My favourite game this year was...Dead State
You need to repair the fence before raiders trash it. A quarter of your group is sick with food poisoning. The one science guy you have needs to make antibiotics for the infected members of your team, but you're low on ammo so he needs to sort that out instead. The car broke down so you're on foot for today, but if you walk to the nearest supermarket to pick up as much food as you can carry you won't be back until after midnight and hit a fatigue penalty. That one racist guy is picking a fight with the kid ready to up and leave and take half your stuff with him. There's a militia at your gate asking for food in return for a safe evac within a month, assuming you can last that long.
DEAD STATE, LADIES AND GENTLEMEN.
DEAD STATE, LADIES AND GENTLEMEN.
This turn-based combat zombie apocalypse sim has gobbled up 90+ hours of my time this year, and I'm surprised to see only one other person on my Steam friends list who owns it (and that was because I bought it for them).

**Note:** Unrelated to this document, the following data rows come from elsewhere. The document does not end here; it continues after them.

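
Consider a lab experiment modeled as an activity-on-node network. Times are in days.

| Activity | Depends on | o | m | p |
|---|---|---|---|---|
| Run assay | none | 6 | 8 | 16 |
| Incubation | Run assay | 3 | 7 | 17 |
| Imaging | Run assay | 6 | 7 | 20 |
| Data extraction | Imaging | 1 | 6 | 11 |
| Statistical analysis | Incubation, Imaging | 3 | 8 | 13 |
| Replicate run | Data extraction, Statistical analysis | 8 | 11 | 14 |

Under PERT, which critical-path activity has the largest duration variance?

te_Run assay = (6 + 4·8 + 16)/6 = 54/6 = 9; σ²_Run assay = ((16−6)/6)² = 2.778
te_Incubation = (3 + 4·7 + 17)/6 = 48/6 = 8; σ²_Incubation = ((17−3)/6)² = 5.444
te_Imaging = (6 + 4·7 + 20)/6 = 54/6 = 9; σ²_Imaging = ((20−6)/6)² = 5.444
te_Data extraction = (1 + 4·6 + 11)/6 = 36/6 = 6; σ²_Data extraction = ((11−1)/6)² = 2.778
te_Statistical analysis = (3 + 4·8 + 13)/6 = 48/6 = 8; σ²_Statistical analysis = ((13−3)/6)² = 2.778
te_Replicate run = (8 + 4·11 + 14)/6 = 66/6 = 11; σ²_Replicate run = ((14−8)/6)² = 1.000

Forward pass:
ES_Run assay = 0; EF_Run assay = 9
ES_Incubation = 9; EF_Incubation = 9+8 = 17
ES_Imaging = 9; EF_Imaging = 9+9 = 18
ES_Data extraction = 18; EF_Data extraction = 18+6 = 24
ES_Statistical analysis = max(EF_Incubation=17, EF_Imaging=18) = 18; EF_Statistical analysis = 18+8 = 26
ES_Replicate run = max(EF_Data extraction=24, EF_Statistical analysis=26) = 26; EF_Replicate run = 26+11 = 37
Expected project duration μ = 37 days. Critical path: Run assay → Imaging → Statistical analysis → Replicate run.

Variances on critical path: σ²_Run assay=2.778, σ²_Imaging=5.444, σ²_Statistical analysis=2.778, σ²_Replicate run=1.000.
Largest is σ²_Imaging = 5.444.

Imaging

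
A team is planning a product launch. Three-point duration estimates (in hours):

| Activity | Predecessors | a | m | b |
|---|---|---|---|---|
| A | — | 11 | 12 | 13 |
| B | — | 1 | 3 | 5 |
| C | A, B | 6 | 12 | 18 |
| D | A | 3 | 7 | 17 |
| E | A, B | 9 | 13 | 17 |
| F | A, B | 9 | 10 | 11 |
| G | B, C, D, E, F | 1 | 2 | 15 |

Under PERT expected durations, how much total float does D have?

te_A = (11 + 4·12 + 13)/6 = 72/6 = 12
te_B = (1 + 4·3 + 5)/6 = 18/6 = 3
te_C = (6 + 4·12 + 18)/6 = 72/6 = 12
te_D = (3 + 4·7 + 17)/6 = 48/6 = 8
te_E = (9 + 4·13 + 17)/6 = 78/6 = 13
te_F = (9 + 4·10 + 11)/6 = 60/6 = 10
te_G = (1 + 4·2 + 15)/6 = 24/6 = 4

Forward pass:
ES_A = 0; EF_A = 12
ES_B = 0; EF_B = 3
ES_C = max(EF_A=12, EF_B=3) = 12; EF_C = 12+12 = 24
ES_D = 12; EF_D = 12+8 = 20
ES_E = max(EF_A=12, EF_B=3) = 12; EF_E = 12+13 = 25
ES_F = max(EF_A=12, EF_B=3) = 12; EF_F = 12+10 = 22
ES_G = max(EF_B=3, EF_C=24, EF_D=20, EF_E=25, EF_F=22) = 25; EF_G = 25+4 = 29
Expected project duration μ = 29 hours. Critical path: A → E → G.

Backward pass:
LF_G = 29; LS_G = 29−4 = 25
LF_F = LS_G = 25; LS_F = 25−10 = 15
LF_E = LS_G = 25; LS_E = 25−13 = 12
LF_D = LS_G = 25; LS_D = 25−8 = 17
LF_C = LS_G = 25; LS_C = 25−12 = 13
LF_B = min(LS_C=13, LS_E=12, LS_F=15, LS_G=25) = 12; LS_B = 12−3 = 9
LF_A = min(LS_C=13, LS_D=17, LS_E=12, LS_F=15) = 12; LS_A = 12−12 = 0
Slack_D = LS_D − ES_D = 17 − 12 = 5

5 hours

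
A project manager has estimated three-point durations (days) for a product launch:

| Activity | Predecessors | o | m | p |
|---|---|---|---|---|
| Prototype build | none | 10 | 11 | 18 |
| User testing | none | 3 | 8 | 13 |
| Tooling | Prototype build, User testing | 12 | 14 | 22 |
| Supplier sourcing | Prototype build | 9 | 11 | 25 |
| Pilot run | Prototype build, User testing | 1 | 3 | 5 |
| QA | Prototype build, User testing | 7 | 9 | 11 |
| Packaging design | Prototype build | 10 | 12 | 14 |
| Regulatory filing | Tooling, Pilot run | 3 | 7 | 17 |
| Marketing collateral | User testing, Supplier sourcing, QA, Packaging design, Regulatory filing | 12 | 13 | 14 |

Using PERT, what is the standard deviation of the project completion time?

3.18 days

te_Prototype build = (10 + 4·11 + 18)/6 = 72/6 = 12; σ²_Prototype build = ((18−10)/6)² = 1.778
te_User testing = (3 + 4·8 + 13)/6 = 48/6 = 8; σ²_User testing = ((13−3)/6)² = 2.778
te_Tooling = (12 + 4·14 + 22)/6 = 90/6 = 15; σ²_Tooling = ((22−12)/6)² = 2.778
te_Supplier sourcing = (9 + 4·11 + 25)/6 = 78/6 = 13; σ²_Supplier sourcing = ((25−9)/6)² = 7.111
te_Pilot run = (1 + 4·3 + 5)/6 = 18/6 = 3; σ²_Pilot run = ((5−1)/6)² = 0.444
te_QA = (7 + 4·9 + 11)/6 = 54/6 = 9; σ²_QA = ((11−7)/6)² = 0.444
te_Packaging design = (10 + 4·12 + 14)/6 = 72/6 = 12; σ²_Packaging design = ((14−10)/6)² = 0.444
te_Regulatory filing = (3 + 4·7 + 17)/6 = 48/6 = 8; σ²_Regulatory filing = ((17−3)/6)² = 5.444
te_Marketing collateral = (12 + 4·13 + 14)/6 = 78/6 = 13; σ²_Marketing collateral = ((14−12)/6)² = 0.111

Forward pass:
ES_Prototype build = 0; EF_Prototype build = 12
ES_User testing = 0; EF_User testing = 8
ES_Tooling = max(EF_Prototype build=12, EF_User testing=8) = 12; EF_Tooling = 12+15 = 27
ES_Supplier sourcing = 12; EF_Supplier sourcing = 12+13 = 25
ES_Pilot run = max(EF_Prototype build=12, EF_User testing=8) = 12; EF_Pilot run = 12+3 = 15
ES_QA = max(EF_Prototype build=12, EF_User testing=8) = 12; EF_QA = 12+9 = 21
ES_Packaging design = 12; EF_Packaging design = 12+12 = 24
ES_Regulatory filing = max(EF_Tooling=27, EF_Pilot run=15) = 27; EF_Regulatory filing = 27+8 = 35
ES_Marketing collateral = max(EF_User testing=8, EF_Supplier sourcing=25, EF_QA=21, EF_Packaging design=24, EF_Regulatory filing=35) = 35; EF_Marketing collateral = 35+13 = 48
Expected project duration μ = 48 days. Critical path: Prototype build → Tooling → Regulatory filing → Marketing collateral.

Variance along critical path = 1.778 + 2.778 + 5.444 + 0.111 = 10.111
σ = √10.111 = 3.180 days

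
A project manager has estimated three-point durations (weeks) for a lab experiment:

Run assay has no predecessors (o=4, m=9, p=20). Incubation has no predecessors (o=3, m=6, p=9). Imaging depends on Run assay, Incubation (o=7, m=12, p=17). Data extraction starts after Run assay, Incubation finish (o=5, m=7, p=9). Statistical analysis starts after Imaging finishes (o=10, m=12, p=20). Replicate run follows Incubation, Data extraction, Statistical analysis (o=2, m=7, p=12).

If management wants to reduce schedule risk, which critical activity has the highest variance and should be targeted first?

Run assay

te_Run assay = (4 + 4·9 + 20)/6 = 60/6 = 10; σ²_Run assay = ((20−4)/6)² = 7.111
te_Incubation = (3 + 4·6 + 9)/6 = 36/6 = 6; σ²_Incubation = ((9−3)/6)² = 1.000
te_Imaging = (7 + 4·12 + 17)/6 = 72/6 = 12; σ²_Imaging = ((17−7)/6)² = 2.778
te_Data extraction = (5 + 4·7 + 9)/6 = 42/6 = 7; σ²_Data extraction = ((9−5)/6)² = 0.444
te_Statistical analysis = (10 + 4·12 + 20)/6 = 78/6 = 13; σ²_Statistical analysis = ((20−10)/6)² = 2.778
te_Replicate run = (2 + 4·7 + 12)/6 = 42/6 = 7; σ²_Replicate run = ((12−2)/6)² = 2.778

Forward pass:
ES_Run assay = 0; EF_Run assay = 10
ES_Incubation = 0; EF_Incubation = 6
ES_Imaging = max(EF_Run assay=10, EF_Incubation=6) = 10; EF_Imaging = 10+12 = 22
ES_Data extraction = max(EF_Run assay=10, EF_Incubation=6) = 10; EF_Data extraction = 10+7 = 17
ES_Statistical analysis = 22; EF_Statistical analysis = 22+13 = 35
ES_Replicate run = max(EF_Incubation=6, EF_Data extraction=17, EF_Statistical analysis=35) = 35; EF_Replicate run = 35+7 = 42
Expected project duration μ = 42 weeks. Critical path: Run assay → Imaging → Statistical analysis → Replicate run.

Variances on critical path: σ²_Run assay=7.111, σ²_Imaging=2.778, σ²_Statistical analysis=2.778, σ²_Replicate run=2.778.
Largest is σ²_Run assay = 7.111.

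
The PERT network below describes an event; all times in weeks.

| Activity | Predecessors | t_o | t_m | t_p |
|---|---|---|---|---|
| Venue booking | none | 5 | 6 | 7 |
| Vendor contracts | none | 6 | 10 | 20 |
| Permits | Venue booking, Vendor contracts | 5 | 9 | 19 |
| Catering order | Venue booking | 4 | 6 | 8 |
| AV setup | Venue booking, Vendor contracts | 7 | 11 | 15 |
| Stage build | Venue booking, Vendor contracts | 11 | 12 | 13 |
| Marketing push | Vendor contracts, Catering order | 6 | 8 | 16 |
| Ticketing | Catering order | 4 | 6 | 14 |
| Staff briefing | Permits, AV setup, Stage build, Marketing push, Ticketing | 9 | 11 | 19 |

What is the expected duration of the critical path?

te_Venue booking = (5 + 4·6 + 7)/6 = 36/6 = 6
te_Vendor contracts = (6 + 4·10 + 20)/6 = 66/6 = 11
te_Permits = (5 + 4·9 + 19)/6 = 60/6 = 10
te_Catering order = (4 + 4·6 + 8)/6 = 36/6 = 6
te_AV setup = (7 + 4·11 + 15)/6 = 66/6 = 11
te_Stage build = (11 + 4·12 + 13)/6 = 72/6 = 12
te_Marketing push = (6 + 4·8 + 16)/6 = 54/6 = 9
te_Ticketing = (4 + 4·6 + 14)/6 = 42/6 = 7
te_Staff briefing = (9 + 4·11 + 19)/6 = 72/6 = 12

Forward pass:
ES_Venue booking = 0; EF_Venue booking = 6
ES_Vendor contracts = 0; EF_Vendor contracts = 11
ES_Permits = max(EF_Venue booking=6, EF_Vendor contracts=11) = 11; EF_Permits = 11+10 = 21
ES_Catering order = 6; EF_Catering order = 6+6 = 12
ES_AV setup = max(EF_Venue booking=6, EF_Vendor contracts=11) = 11; EF_AV setup = 11+11 = 22
ES_Stage build = max(EF_Venue booking=6, EF_Vendor contracts=11) = 11; EF_Stage build = 11+12 = 23
ES_Marketing push = max(EF_Vendor contracts=11, EF_Catering order=12) = 12; EF_Marketing push = 12+9 = 21
ES_Ticketing = 12; EF_Ticketing = 12+7 = 19
ES_Staff briefing = max(EF_Permits=21, EF_AV setup=22, EF_Stage build=23, EF_Marketing push=21, EF_Ticketing=19) = 23; EF_Staff briefing = 23+12 = 35
Expected project duration μ = 35 weeks. Critical path: Vendor contracts → Stage build → Staff briefing.

35 weeks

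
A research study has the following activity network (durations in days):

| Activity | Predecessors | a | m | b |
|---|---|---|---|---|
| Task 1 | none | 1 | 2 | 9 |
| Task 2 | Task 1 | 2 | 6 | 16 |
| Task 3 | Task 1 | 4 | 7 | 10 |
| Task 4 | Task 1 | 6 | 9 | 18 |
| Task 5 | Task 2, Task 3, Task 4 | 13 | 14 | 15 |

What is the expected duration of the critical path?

te_Task 1 = (1 + 4·2 + 9)/6 = 18/6 = 3
te_Task 2 = (2 + 4·6 + 16)/6 = 42/6 = 7
te_Task 3 = (4 + 4·7 + 10)/6 = 42/6 = 7
te_Task 4 = (6 + 4·9 + 18)/6 = 60/6 = 10
te_Task 5 = (13 + 4·14 + 15)/6 = 84/6 = 14

Forward pass:
ES_Task 1 = 0; EF_Task 1 = 3
ES_Task 2 = 3; EF_Task 2 = 3+7 = 10
ES_Task 3 = 3; EF_Task 3 = 3+7 = 10
ES_Task 4 = 3; EF_Task 4 = 3+10 = 13
ES_Task 5 = max(EF_Task 2=10, EF_Task 3=10, EF_Task 4=13) = 13; EF_Task 5 = 13+14 = 27
Expected project duration μ = 27 days. Critical path: Task 1 → Task 4 → Task 5.

27 days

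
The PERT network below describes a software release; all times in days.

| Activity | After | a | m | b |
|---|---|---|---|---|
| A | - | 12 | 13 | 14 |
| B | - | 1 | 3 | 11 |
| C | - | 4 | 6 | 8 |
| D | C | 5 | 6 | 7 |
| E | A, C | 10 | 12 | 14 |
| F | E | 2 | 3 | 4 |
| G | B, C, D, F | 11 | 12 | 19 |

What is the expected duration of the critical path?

41 days

te_A = (12 + 4·13 + 14)/6 = 78/6 = 13
te_B = (1 + 4·3 + 11)/6 = 24/6 = 4
te_C = (4 + 4·6 + 8)/6 = 36/6 = 6
te_D = (5 + 4·6 + 7)/6 = 36/6 = 6
te_E = (10 + 4·12 + 14)/6 = 72/6 = 12
te_F = (2 + 4·3 + 4)/6 = 18/6 = 3
te_G = (11 + 4·12 + 19)/6 = 78/6 = 13

Forward pass:
ES_A = 0; EF_A = 13
ES_B = 0; EF_B = 4
ES_C = 0; EF_C = 6
ES_D = 6; EF_D = 6+6 = 12
ES_E = max(EF_A=13, EF_C=6) = 13; EF_E = 13+12 = 25
ES_F = 25; EF_F = 25+3 = 28
ES_G = max(EF_B=4, EF_C=6, EF_D=12, EF_F=28) = 28; EF_G = 28+13 = 41
Expected project duration μ = 41 days. Critical path: A → E → F → G.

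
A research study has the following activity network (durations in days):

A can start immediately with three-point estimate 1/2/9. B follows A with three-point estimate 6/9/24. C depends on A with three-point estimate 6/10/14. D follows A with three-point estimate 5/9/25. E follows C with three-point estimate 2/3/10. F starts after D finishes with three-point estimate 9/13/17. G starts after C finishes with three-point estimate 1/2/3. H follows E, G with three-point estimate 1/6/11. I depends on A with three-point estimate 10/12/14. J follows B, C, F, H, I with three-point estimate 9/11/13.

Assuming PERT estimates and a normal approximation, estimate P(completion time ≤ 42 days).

0.848

te_A = (1 + 4·2 + 9)/6 = 18/6 = 3; σ²_A = ((9−1)/6)² = 1.778
te_B = (6 + 4·9 + 24)/6 = 66/6 = 11; σ²_B = ((24−6)/6)² = 9.000
te_C = (6 + 4·10 + 14)/6 = 60/6 = 10; σ²_C = ((14−6)/6)² = 1.778
te_D = (5 + 4·9 + 25)/6 = 66/6 = 11; σ²_D = ((25−5)/6)² = 11.111
te_E = (2 + 4·3 + 10)/6 = 24/6 = 4; σ²_E = ((10−2)/6)² = 1.778
te_F = (9 + 4·13 + 17)/6 = 78/6 = 13; σ²_F = ((17−9)/6)² = 1.778
te_G = (1 + 4·2 + 3)/6 = 12/6 = 2; σ²_G = ((3−1)/6)² = 0.111
te_H = (1 + 4·6 + 11)/6 = 36/6 = 6; σ²_H = ((11−1)/6)² = 2.778
te_I = (10 + 4·12 + 14)/6 = 72/6 = 12; σ²_I = ((14−10)/6)² = 0.444
te_J = (9 + 4·11 + 13)/6 = 66/6 = 11; σ²_J = ((13−9)/6)² = 0.444

Forward pass:
ES_A = 0; EF_A = 3
ES_B = 3; EF_B = 3+11 = 14
ES_C = 3; EF_C = 3+10 = 13
ES_D = 3; EF_D = 3+11 = 14
ES_E = 13; EF_E = 13+4 = 17
ES_F = 14; EF_F = 14+13 = 27
ES_G = 13; EF_G = 13+2 = 15
ES_H = max(EF_E=17, EF_G=15) = 17; EF_H = 17+6 = 23
ES_I = 3; EF_I = 3+12 = 15
ES_J = max(EF_B=14, EF_C=13, EF_F=27, EF_H=23, EF_I=15) = 27; EF_J = 27+11 = 38
Expected project duration μ = 38 days. Critical path: A → D → F → J.

Variance along critical path = 1.778 + 11.111 + 1.778 + 0.444 = 15.111; σ = √15.111 = 3.887 days.
Z = (42 − 38) / 3.887 = 1.029
P(T ≤ 42) = Φ(1.029) ≈ 0.848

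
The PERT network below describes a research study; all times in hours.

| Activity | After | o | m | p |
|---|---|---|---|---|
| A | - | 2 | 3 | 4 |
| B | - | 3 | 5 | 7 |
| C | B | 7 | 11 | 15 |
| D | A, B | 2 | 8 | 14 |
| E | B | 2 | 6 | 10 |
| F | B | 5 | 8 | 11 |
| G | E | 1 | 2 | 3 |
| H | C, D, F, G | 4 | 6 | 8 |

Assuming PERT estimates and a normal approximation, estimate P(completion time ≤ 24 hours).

te_A = (2 + 4·3 + 4)/6 = 18/6 = 3; σ²_A = ((4−2)/6)² = 0.111
te_B = (3 + 4·5 + 7)/6 = 30/6 = 5; σ²_B = ((7−3)/6)² = 0.444
te_C = (7 + 4·11 + 15)/6 = 66/6 = 11; σ²_C = ((15−7)/6)² = 1.778
te_D = (2 + 4·8 + 14)/6 = 48/6 = 8; σ²_D = ((14−2)/6)² = 4.000
te_E = (2 + 4·6 + 10)/6 = 36/6 = 6; σ²_E = ((10−2)/6)² = 1.778
te_F = (5 + 4·8 + 11)/6 = 48/6 = 8; σ²_F = ((11−5)/6)² = 1.000
te_G = (1 + 4·2 + 3)/6 = 12/6 = 2; σ²_G = ((3−1)/6)² = 0.111
te_H = (4 + 4·6 + 8)/6 = 36/6 = 6; σ²_H = ((8−4)/6)² = 0.444

Forward pass:
ES_A = 0; EF_A = 3
ES_B = 0; EF_B = 5
ES_C = 5; EF_C = 5+11 = 16
ES_D = max(EF_A=3, EF_B=5) = 5; EF_D = 5+8 = 13
ES_E = 5; EF_E = 5+6 = 11
ES_F = 5; EF_F = 5+8 = 13
ES_G = 11; EF_G = 11+2 = 13
ES_H = max(EF_C=16, EF_D=13, EF_F=13, EF_G=13) = 16; EF_H = 16+6 = 22
Expected project duration μ = 22 hours. Critical path: B → C → H.

Variance along critical path = 0.444 + 1.778 + 0.444 = 2.667; σ = √2.667 = 1.633 hours.
Z = (24 − 22) / 1.633 = 1.225
P(T ≤ 24) = Φ(1.225) ≈ 0.890

0.890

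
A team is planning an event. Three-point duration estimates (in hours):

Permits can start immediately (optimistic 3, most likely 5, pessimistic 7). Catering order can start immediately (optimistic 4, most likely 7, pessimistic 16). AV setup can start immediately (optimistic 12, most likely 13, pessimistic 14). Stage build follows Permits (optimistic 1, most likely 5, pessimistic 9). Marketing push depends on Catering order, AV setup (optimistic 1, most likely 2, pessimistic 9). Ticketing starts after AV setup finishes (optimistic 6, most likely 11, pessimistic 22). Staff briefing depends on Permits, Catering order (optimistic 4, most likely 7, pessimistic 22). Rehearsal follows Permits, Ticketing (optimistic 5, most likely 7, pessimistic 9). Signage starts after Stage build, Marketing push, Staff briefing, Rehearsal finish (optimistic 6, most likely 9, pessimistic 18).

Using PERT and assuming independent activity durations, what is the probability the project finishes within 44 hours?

0.721

te_Permits = (3 + 4·5 + 7)/6 = 30/6 = 5; σ²_Permits = ((7−3)/6)² = 0.444
te_Catering order = (4 + 4·7 + 16)/6 = 48/6 = 8; σ²_Catering order = ((16−4)/6)² = 4.000
te_AV setup = (12 + 4·13 + 14)/6 = 78/6 = 13; σ²_AV setup = ((14−12)/6)² = 0.111
te_Stage build = (1 + 4·5 + 9)/6 = 30/6 = 5; σ²_Stage build = ((9−1)/6)² = 1.778
te_Marketing push = (1 + 4·2 + 9)/6 = 18/6 = 3; σ²_Marketing push = ((9−1)/6)² = 1.778
te_Ticketing = (6 + 4·11 + 22)/6 = 72/6 = 12; σ²_Ticketing = ((22−6)/6)² = 7.111
te_Staff briefing = (4 + 4·7 + 22)/6 = 54/6 = 9; σ²_Staff briefing = ((22−4)/6)² = 9.000
te_Rehearsal = (5 + 4·7 + 9)/6 = 42/6 = 7; σ²_Rehearsal = ((9−5)/6)² = 0.444
te_Signage = (6 + 4·9 + 18)/6 = 60/6 = 10; σ²_Signage = ((18−6)/6)² = 4.000

Forward pass:
ES_Permits = 0; EF_Permits = 5
ES_Catering order = 0; EF_Catering order = 8
ES_AV setup = 0; EF_AV setup = 13
ES_Stage build = 5; EF_Stage build = 5+5 = 10
ES_Marketing push = max(EF_Catering order=8, EF_AV setup=13) = 13; EF_Marketing push = 13+3 = 16
ES_Ticketing = 13; EF_Ticketing = 13+12 = 25
ES_Staff briefing = max(EF_Permits=5, EF_Catering order=8) = 8; EF_Staff briefing = 8+9 = 17
ES_Rehearsal = max(EF_Permits=5, EF_Ticketing=25) = 25; EF_Rehearsal = 25+7 = 32
ES_Signage = max(EF_Stage build=10, EF_Marketing push=16, EF_Staff briefing=17, EF_Rehearsal=32) = 32; EF_Signage = 32+10 = 42
Expected project duration μ = 42 hours. Critical path: AV setup → Ticketing → Rehearsal → Signage.

Variance along critical path = 0.111 + 7.111 + 0.444 + 4.000 = 11.667; σ = √11.667 = 3.416 hours.
Z = (44 − 42) / 3.416 = 0.586
P(T ≤ 44) = Φ(0.586) ≈ 0.721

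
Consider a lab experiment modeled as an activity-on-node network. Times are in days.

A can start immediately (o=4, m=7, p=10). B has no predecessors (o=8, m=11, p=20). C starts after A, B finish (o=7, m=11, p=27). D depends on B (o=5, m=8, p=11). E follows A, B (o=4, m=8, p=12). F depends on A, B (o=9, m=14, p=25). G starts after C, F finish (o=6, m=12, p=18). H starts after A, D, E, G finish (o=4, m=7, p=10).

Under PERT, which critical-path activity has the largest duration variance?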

Staggering out of a burning plane, you're asked to choose from a wide range of attributes and in no time at all go full Rick Grimes as you battle to keep a school filled with survivors well fed and safe from the zombies and a variety of increasingly crazy humans. If you want to roll a science buff, you can. If you'd like to talk your way out of an endless stream of tricky scenarios you can do it. Long range sniper survivalist? Baseball bat swinging tough guy? Mechanical genius more suited to the large selection of base upgrades on offer? Be my guest.
Imagine State of Decay, but without the utterly generic placeholder "characters" in your crew who can easily be replaced should they die. That isn't the case here, and losing people with particular sets of skills can hurt you greatly in the long run. Everyone here also has a personality beyond "the guy with the green vest" and "the woman with the brown jacket". Doug is an IT geek. Vic is a backwater cop with a nice moustache. Priscilla likes chickens. Davis might be the best character in a wheelchair in a videogame you'll ever see on account of how well written he is. It's entirely possible to miss picking up additions to your group and that can significantly change up how things pan out inside the school. I think you'd need 2 or 3 playthroughs to see everything it has to offer.
The game takes place inside the fictional city of Splendid, Texas, and the map contains 100+ locations for you to pillage and / or run away from. You may find survivors. You might see traders. There'll be random encounters on the map. The environments all tell a story, and often it's fun to guess what went wrong and allowed all hell to break loose. It might be the car which overturned after ploughing through the barricade at the truck depot. It might be the flimsy fence which shattered and let the hordes in at the residential complex. It could be the looters which tore up an otherwise secure neighbourhood. Does that house have "keep out" painted on the wall with bullet holes peppering the windows? There's a good chance you'll want to steer clear unless you want to run into looters, or aggravate people just trying to survive and incur a morale penalty for killing them all.
Keen observation of the map you just entered can save you from a swift death, without taking a single footstep. Zombie infection can come from a single bite, and if you wander into an aggressive gang stomping ground before you're ready you may as well reach for the reload button now. The worst thing I probably saw was when I took the mother / daughter combo out on a food run, watched the daughter get her throat torn out, rise up as a zombie and have to smash her head in with the mother's sledgehammer immediately afterwards.
That was just wrong.
The writing is focused and well done, and the scenarios that unfold between your varied selection of survivors is both mature and often uneasy to listen to or attempt to resolve (usually pissing off one or the other in the process). Later on you'll become embroiled in group debates and have to make decisions which keep the majority of the survivors - and the all important second in commands - reasonably happy. Just when you solve one problem, another one crops up. It's all to easy to leave something hanging for a day - like specific requests to visit locations or perform certain tasks - then annoy your companions no end and watch them jump ship.
The game does have a number of bugs, but then I believe it contains something like 50,000+ branching lines of dialogue and a complicated set of event triggers which depend on certain events taking - or not taking - place. The devs seem pretty proactive about fixing these, and Dead State continues to receive attention.
Here's some screenshots I've taken while playing and the Steam page is here. I'm still finding new things to do and new ways to play, and haven't completed either of my two playthroughs yet (there are multiple endings, from what I've read). If you can deal with some bugs and the occasional script misfire (and, er, the occasional character returning from the dead in your shelter as if nothing had happened to them) then you should definitely consider giving it a go. The game isn't massively intensive on a laptop and works great even on a mid-range i5 rolling a Geforce 820m. If starting a second playthrough, I'd suggest increasing the animation speed to maximum so you can just get on with things at a faster pace. Everybody will be walking around like they're in a Benny Hill sequence, but that just makes a zombie apocalypse better.
Dead State: my favourite game this year.